My first experience with a physical euro was mid-December 2001 when I travelled to Europe for preliminary discussions with potential partners for the startup I ended up launching later that year. First stop: Germany. Bank showcases were filled with euro feel-good agitprop. Euro bills and coins would enter circulation on January 1, and this was part of the long-running campaign to persuade Germans to surrender their Deutsche marks. People had some apprehensions, and some wanted to retain the D-Mark, but my business contacts were gleeful: the euro would become the dominant reserve currency in the world; oil would be priced in it.
To celebrate this unique moment in history, I entered a Deutsche Bank branch and bought several euro Starter Packs, as they were called in good German. The clear plastic pouches cost DM 20 and contained all denominations of euro coins. I handed them out as souvenirs when I came home.
The following year, the euro was in every Eurozone wallet. OK, people were bitching. Things had gotten more expensive. Little but highly visible things. Merchants rounded up. An espresso in Germany might have cost DM 3 but then sold for €2, instead of €1.50 as it should have.
By then, I’d moved to Belgium—without feel for what things had cost beforehand. What I did notice was how easy, cheap, and fast transactions were with Eurozone countries. I was too busy building a company to worry about birth defects and fatal flaws of the monetary union that covers not only the 330 million people in the Eurozone, but another 150 million people in Africa whose currencies are pegged to it, and maybe 20 million people in other countries with currency pegs. And for nostalgic reasons, I would like the euro to survive.
But that may be wishful thinking. Every day brings new developments that raise my doubts further: turns out, even counterfeiters have lost confidence in the euro.

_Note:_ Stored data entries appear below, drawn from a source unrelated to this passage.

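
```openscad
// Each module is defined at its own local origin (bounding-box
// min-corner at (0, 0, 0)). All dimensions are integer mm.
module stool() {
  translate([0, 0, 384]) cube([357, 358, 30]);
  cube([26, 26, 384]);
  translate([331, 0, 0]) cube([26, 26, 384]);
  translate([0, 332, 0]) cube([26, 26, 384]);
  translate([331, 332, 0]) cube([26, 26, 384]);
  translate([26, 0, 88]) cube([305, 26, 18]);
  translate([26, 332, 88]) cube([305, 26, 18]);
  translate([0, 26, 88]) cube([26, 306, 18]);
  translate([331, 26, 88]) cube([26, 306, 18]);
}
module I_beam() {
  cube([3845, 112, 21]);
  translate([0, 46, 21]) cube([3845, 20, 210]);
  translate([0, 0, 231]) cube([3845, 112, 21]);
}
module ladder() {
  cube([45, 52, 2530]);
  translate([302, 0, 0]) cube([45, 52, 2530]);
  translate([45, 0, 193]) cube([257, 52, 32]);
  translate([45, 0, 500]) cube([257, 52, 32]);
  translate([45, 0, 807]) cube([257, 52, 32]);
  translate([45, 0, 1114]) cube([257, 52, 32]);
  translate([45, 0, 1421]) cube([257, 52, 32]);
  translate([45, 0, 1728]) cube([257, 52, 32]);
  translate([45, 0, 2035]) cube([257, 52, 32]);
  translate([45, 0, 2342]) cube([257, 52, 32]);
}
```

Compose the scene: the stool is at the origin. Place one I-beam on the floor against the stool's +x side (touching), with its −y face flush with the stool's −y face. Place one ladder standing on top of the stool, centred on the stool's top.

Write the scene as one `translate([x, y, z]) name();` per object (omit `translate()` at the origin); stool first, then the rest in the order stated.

stool();
translate([357, 0, 0]) I_beam();
translate([5, 153, 414]) ladder();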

In fact, the euro counterfeiting bubble has collapsed. The ECB, in its biannual reports on euro note counterfeiting, documented the bubble and its demise.
After a fairly steady period through 2006, euro counterfeiting jumped 70% to its peak in the second quarter of 2009. Alas, following on the heels of the financial crisis, the Eurozone debt crisis began to gnaw on periphery countries, and counterfeiters lost confidence along with the rest of the financial markets. By the first half of 2012, counterfeiting had crashed 44%. And not much but thin Alpine air appears to be underneath it.
The ECB measures counterfeiting by the number of fake bank notes that are pulled from circulation. The most common fake (42.5%) was the €20-note followed by the €50 note (34.5%). The least common were the €5-note and the €500-note. 97.5% were confiscated in the Eurozone, 2% in other European countries, and 0.5% elsewhere.
The fact that counterfeiters are throwing in the towel—worried perhaps that they’ll get stuck with high-risk but unsalable merchandise—is bad enough for Europhiles. But now we see an increasingly clear demarcation of the Eurozone into two separate parts, though not entirely along the lines of North and South often envisioned.
On one side of the line are countries whose governments can borrow at negative yields, that is, where desperate investors agree to lend money to them at a guaranteed loss, however absurd that might have seemed not too long ago. That club includes Germany, France, the Netherlands, and Belgium (!); in the secondary markets, Finnish and Austrian government debt has seen negative yields. Eurozone neighbors Denmark and Switzerland also dipped into negative yields. Negative Interest Rate Policy (NIRP) at work.
On the other side are countries whose governments lost access to the financial markets or are in the process of losing access. Among them Spain. Its yields continued to push higher, despite the €100 billion bank bailout that climbed over its final hurdle, German parliamentary approval. With 10-year paper above 7%, the country is approaching a full bailout—though it won’t solve the core problem: a collapsed economy with unemployment of 24.4% and youth unemployment over 50%.
Perhaps the Eurozone will perform a miracle and solve the debt crisis (unlikely), or all 17 nations might agree to rewrite the treaties that govern the ECB to allow it to print money and buy sovereign debt with reckless abandon (also unlikely). More likely, the can will be kicked down the road, with one or two countries exiting the Eurozone along the way. When push comes to shove, the Eurozone might break into two parts, possibly along the NIRP line, or it might break into national currencies. So I will hang on to my Starter Pack, that unopened plastic pouch of pristine euros never touched by a human hand—because one day, I’m afraid, it might become a collector’s item.